Disease- and cell-type-specific transcriptional targeting of vectors for osteoarthritis gene therapy: further development of a clinical canine model

• Published in: Rheumatology (Oxford, England) Vol. 44; no. 6; pp. 735 - 743
• Main Authors: Campbell, S. E., Bennett, D., Nasir, L., Gault, E. A., Argyle, D. J.
• Format: Journal Article
• Language: English
• Published: Oxford Oxford University Press 01.06.2005; Oxford Publishing Limited (England)
• Subjects: Animals; Base Sequence; Biological and medical sciences; Canine model; Cell Line, Tumor; Collagen Type XI - genetics; Disease Models, Animal; Diseases of the osteoarticular system; Dogs; Gene Deletion; Gene therapy; Genetic Therapy - methods; Genetic Vectors - genetics; High Mobility Group Proteins - genetics; Interleukin-1 - genetics; Introns - genetics; Matrix Metalloproteinase 9 - genetics; Medical sciences; Mice; Miscellaneous.

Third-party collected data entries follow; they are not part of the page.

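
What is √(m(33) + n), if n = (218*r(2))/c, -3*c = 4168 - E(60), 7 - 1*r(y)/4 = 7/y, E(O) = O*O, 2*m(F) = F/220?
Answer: 3*I*√3594730/1420 ≈ 4.0056*I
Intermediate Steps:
m(F) = F/440 (m(F) = (F/220)/2 = F/440)
E(O) = O²
r(y) = 28 - 28/y
c = -568/3 (c = -(4168 - 1*60²)/3 = -(4168 - 1*3600)/3 = -(4168 - 3600)/3 = -⅓*568 = -568/3 ≈ -189.33)
n = -2289/142 (n = (218*(28 - 28/2))/(-568/3) = (218*(28 - 28*½))*(-3/568) = (218*(28 - 14))*(-3/568) = (218*14)*(-3/568) = 3052*(-3/568) = -2289/142 ≈ -16.120)
√(m(33) + n) = √((1/440)*33 - 2289/142) = √(3/40 - 2289/142) = √(-45567/2840) = 3*I*√3594730/1420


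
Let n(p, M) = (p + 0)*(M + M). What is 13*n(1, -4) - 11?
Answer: -115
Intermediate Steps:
n(p, M) = 2*M*p (n(p, M) = p*(2*M) = 2*M*p)
13*n(1, -4) - 11 = 13*(2*(-4)*1) - 11 = 13*(-8) - 11 = -104 - 11 = -115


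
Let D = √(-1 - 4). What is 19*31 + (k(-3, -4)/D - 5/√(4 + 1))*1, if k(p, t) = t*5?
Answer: 589 + √5*(-1 + 4*I) ≈ 586.76 + 8.9443*I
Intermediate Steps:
k(p, t) = 5*t
D = I*√5 (D = √(-5) = I*√5 ≈ 2.2361*I)
19*31 + (k(-3, -4)/D - 5/√(4 + 1))*1 = 19*31 + ((5*(-4))/((I*√5)) - 5/√(4 + 1))*1 = 589 + (-(-4)*I*√5 - 5*√5/5)*1 = 589 + (4*I*√5 - √5)*1 = 589 + (-√5 + 4*I*√5)*1 = 589 + (-√5 + 4*I*√5) = 589 - √5 + 4*I*√5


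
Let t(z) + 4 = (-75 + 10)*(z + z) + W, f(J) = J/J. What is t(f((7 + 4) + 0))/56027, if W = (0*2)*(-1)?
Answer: -134/56027 ≈ -0.0023917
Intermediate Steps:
W = 0 (W = 0*(-1) = 0)
f(J) = 1
t(z) = -4 - 130*z (t(z) = -4 + ((-75 + 10)*(z + z) + 0) = -4 + (-130*z + 0) = -4 - 130*z)
t(f((7 + 4) + 0))/56027 = (-4 - 130*1)/56027 = (-4 - 130)*(1/56027) = -134*1/56027 = -134/56027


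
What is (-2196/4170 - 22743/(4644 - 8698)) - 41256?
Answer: -116225695059/2817530 ≈ -41251.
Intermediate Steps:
(-2196/4170 - 22743/(4644 - 8698)) - 41256 = (-2196*1/4170 - 22743/(-4054)) - 41256 = (-366/695 - 22743*(-1/4054)) - 41256 = (-366/695 + 22743/4054) - 41256 = 14322621/2817530 - 41256 = -116225695059/2817530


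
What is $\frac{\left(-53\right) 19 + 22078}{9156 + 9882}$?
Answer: $\frac{1109}{1002} \approx 1.1068$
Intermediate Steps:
$\frac{\left(-53\right) 19 + 22078}{9156 + 9882} = \frac{-1007 + 22078}{19038} = 21071 \cdot \frac{1}{19038} = \frac{1109}{1002}$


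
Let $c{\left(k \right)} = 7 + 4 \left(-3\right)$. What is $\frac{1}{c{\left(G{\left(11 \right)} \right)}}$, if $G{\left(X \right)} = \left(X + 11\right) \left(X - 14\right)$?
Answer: $- \frac{1}{5} \approx -0.2$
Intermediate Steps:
$G{\left(X \right)} = \left(-14 + X\right) \left(11 + X\right)$ ($G{\left(X \right)} = \left(11 + X\right) \left(-14 + X\right) = \left(-14 + X\right) \left(11 + X\right)$)
$c{\left(k \right)} = -5$ ($c{\left(k \right)} = 7 - 12 = -5$)
$\frac{1}{c{\left(G{\left(11 \right)} \right)}} = \frac{1}{-5} = - \frac{1}{5}$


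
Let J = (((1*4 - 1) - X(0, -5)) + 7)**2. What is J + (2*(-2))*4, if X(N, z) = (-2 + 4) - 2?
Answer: 84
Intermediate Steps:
X(N, z) = 0 (X(N, z) = 2 - 2 = 0)
J = 100 (J = (((1*4 - 1) - 1*0) + 7)**2 = (((4 - 1) + 0) + 7)**2 = ((3 + 0) + 7)**2 = (3 + 7)**2 = 10**2 = 100)
J + (2*(-2))*4 = 100 + (2*(-2))*4 = 100 - 4*4 = 100 - 16 = 84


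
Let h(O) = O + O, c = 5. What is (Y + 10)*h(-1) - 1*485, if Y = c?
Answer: -515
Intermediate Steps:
h(O) = 2*O
Y = 5
(Y + 10)*h(-1) - 1*485 = (5 + 10)*(2*(-1)) - 1*485 = 15*(-2) - 485 = -30 - 485 = -515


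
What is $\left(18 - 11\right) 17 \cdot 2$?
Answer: $238$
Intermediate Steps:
$\left(18 - 11\right) 17 \cdot 2 = 7 \cdot 17 \cdot 2 = 119 \cdot 2 = 238$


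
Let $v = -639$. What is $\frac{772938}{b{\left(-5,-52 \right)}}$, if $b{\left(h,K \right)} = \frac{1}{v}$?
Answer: $-493907382$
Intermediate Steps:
$b{\left(h,K \right)} = - \frac{1}{639}$ ($b{\left(h,K \right)} = \frac{1}{-639} = - \frac{1}{639}$)
$\frac{772938}{b{\left(-5,-52 \right)}} = \frac{772938}{- \frac{1}{639}} = 772938 \left(-639\right) = -493907382$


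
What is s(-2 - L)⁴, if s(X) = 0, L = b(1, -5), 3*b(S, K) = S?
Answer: 0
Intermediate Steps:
b(S, K) = S/3
L = ⅓ (L = (⅓)*1 = ⅓ ≈ 0.33333)
s(-2 - L)⁴ = 0⁴ = 0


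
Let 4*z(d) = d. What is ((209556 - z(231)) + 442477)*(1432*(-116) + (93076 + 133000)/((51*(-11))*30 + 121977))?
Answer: -11387368674654397/105147 ≈ -1.0830e+11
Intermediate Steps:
z(d) = d/4
((209556 - z(231)) + 442477)*(1432*(-116) + (93076 + 133000)/((51*(-11))*30 + 121977)) = ((209556 - 231/4) + 442477)*(1432*(-116) + (93076 + 133000)/((51*(-11))*30 + 121977)) = ((209556 - 1*231/4) + 442477)*(-166112 + 226076/(-561*30 + 121977)) = ((209556 - 231/4) + 442477)*(-166112 + 226076/(-16830 + 121977)) = (837993/4 + 442477)*(-166112 + 226076/105147) = 2607901*(-166112 + 226076*(1/105147))/4 = 2607901*(-166112 + 226076/105147)/4 = (2607901/4)*(-17465952388/105147) = -11387368674654397/105147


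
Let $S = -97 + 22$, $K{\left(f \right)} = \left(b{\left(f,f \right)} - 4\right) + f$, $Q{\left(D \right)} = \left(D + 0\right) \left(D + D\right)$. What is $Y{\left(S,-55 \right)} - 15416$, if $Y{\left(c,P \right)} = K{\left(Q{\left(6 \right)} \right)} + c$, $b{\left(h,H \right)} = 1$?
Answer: $-15422$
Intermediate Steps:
$Q{\left(D \right)} = 2 D^{2}$ ($Q{\left(D \right)} = D 2 D = 2 D^{2}$)
$K{\left(f \right)} = -3 + f$ ($K{\left(f \right)} = \left(1 - 4\right) + f = -3 + f$)
$S = -75$
$Y{\left(c,P \right)} = 69 + c$ ($Y{\left(c,P \right)} = \left(-3 + 2 \cdot 6^{2}\right) + c = \left(-3 + 2 \cdot 36\right) + c = \left(-3 + 72\right) + c = 69 + c$)
$Y{\left(S,-55 \right)} - 15416 = \left(69 - 75\right) - 15416 = -6 - 15416 = -15422$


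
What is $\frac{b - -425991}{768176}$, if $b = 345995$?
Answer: $\frac{385993}{384088} \approx 1.005$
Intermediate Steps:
$\frac{b - -425991}{768176} = \frac{345995 - -425991}{768176} = \left(345995 + 425991\right) \frac{1}{768176} = 771986 \cdot \frac{1}{768176} = \frac{385993}{384088}$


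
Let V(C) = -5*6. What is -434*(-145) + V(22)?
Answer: 62900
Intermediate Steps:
V(C) = -30
-434*(-145) + V(22) = -434*(-145) - 30 = 62930 - 30 = 62900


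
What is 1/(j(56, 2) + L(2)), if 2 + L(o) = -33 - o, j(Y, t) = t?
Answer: -1/35 ≈ -0.028571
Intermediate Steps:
L(o) = -35 - o (L(o) = -2 + (-33 - o) = -35 - o)
1/(j(56, 2) + L(2)) = 1/(2 + (-35 - 1*2)) = 1/(2 + (-35 - 2)) = 1/(2 - 37) = 1/(-35) = -1/35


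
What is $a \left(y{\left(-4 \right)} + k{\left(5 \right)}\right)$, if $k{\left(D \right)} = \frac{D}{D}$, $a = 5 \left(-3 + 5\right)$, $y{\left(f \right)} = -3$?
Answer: $-20$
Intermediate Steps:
$a = 10$ ($a = 5 \cdot 2 = 10$)
$k{\left(D \right)} = 1$
$a \left(y{\left(-4 \right)} + k{\left(5 \right)}\right) = 10 \left(-3 + 1\right) = 10 \left(-2\right) = -20$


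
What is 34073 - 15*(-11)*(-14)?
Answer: 31763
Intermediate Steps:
34073 - 15*(-11)*(-14) = 34073 + 165*(-14) = 34073 - 2310 = 31763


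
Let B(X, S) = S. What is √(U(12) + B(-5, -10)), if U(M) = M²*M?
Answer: √1718 ≈ 41.449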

Osteoarticular involvement in other diseases; Mutation - genetics; NF-kappa B - genetics; Osteoarthritis; Osteoarthritis - genetics; Osteoarthritis - therapy; Promoter Regions, Genetic - genetics; SOX9 Transcription Factor; Transcription; Transcription Factors - genetics; Transcription, Genetic - genetics; Tumor Necrosis Factor-alpha - genetics; Fissipedia; Carnivora; Targeting; Transcription; Diseases of the osteoarticular system; Cuspid; Vertebrata; Canine model; Mammalia; Treatment; Animal; Arthropathy; Degenerative disease; Models; Gene therapy; Osteoarthritis; Dog; Vector
• ISSN: 1462-0324; 1462-0332
• DOI: 10.1093/rheumatology/keh590

Objectives. The potential for undesirable systemic effects related to constitutive expression of certain therapeutic transgenes may be limited through the development of transcriptionally targeted disease- and cell-type-specific vectors. The objective of this study was to analyse the canine matrix metalloproteinase-9 (MMP-9) promoter and deletion constructs for its ability to drive expression in response to pro-inflammatory cytokines (interleukin-1β and tumour necrosis factor-α). Methods. Initial analysis of MMP-9 deletion constructs was made using a luciferase reporter system. The promoter was subsequently engineered to incorporate multiple NF-κB sites. In parallel experiments we used the mouse collagen type XI promoter to study cell-type-specific promoter activity in chondrocyte-specific cells (SW1353) and undifferentiated chondroprogenitor cells (ATDC5). Results. Incorporation of multiple NF-κB sites into the MMP-9 promoter enhanced activity while maintaining disease specificity. Further, manipulation of the mouse collagen type XI (mColXI) promoter by the incorporation of SOX9 enhancer sites downstream of a reporter gene, increased gene activity while maintaining cell type specificity. Conclusions. Manipulation of promoter and enhancer regions can improve transcriptionally targeted genes. A combination of these systems, in the context of the canine model, has the potential to improve the safety of osteoarthritis gene therapy vectors.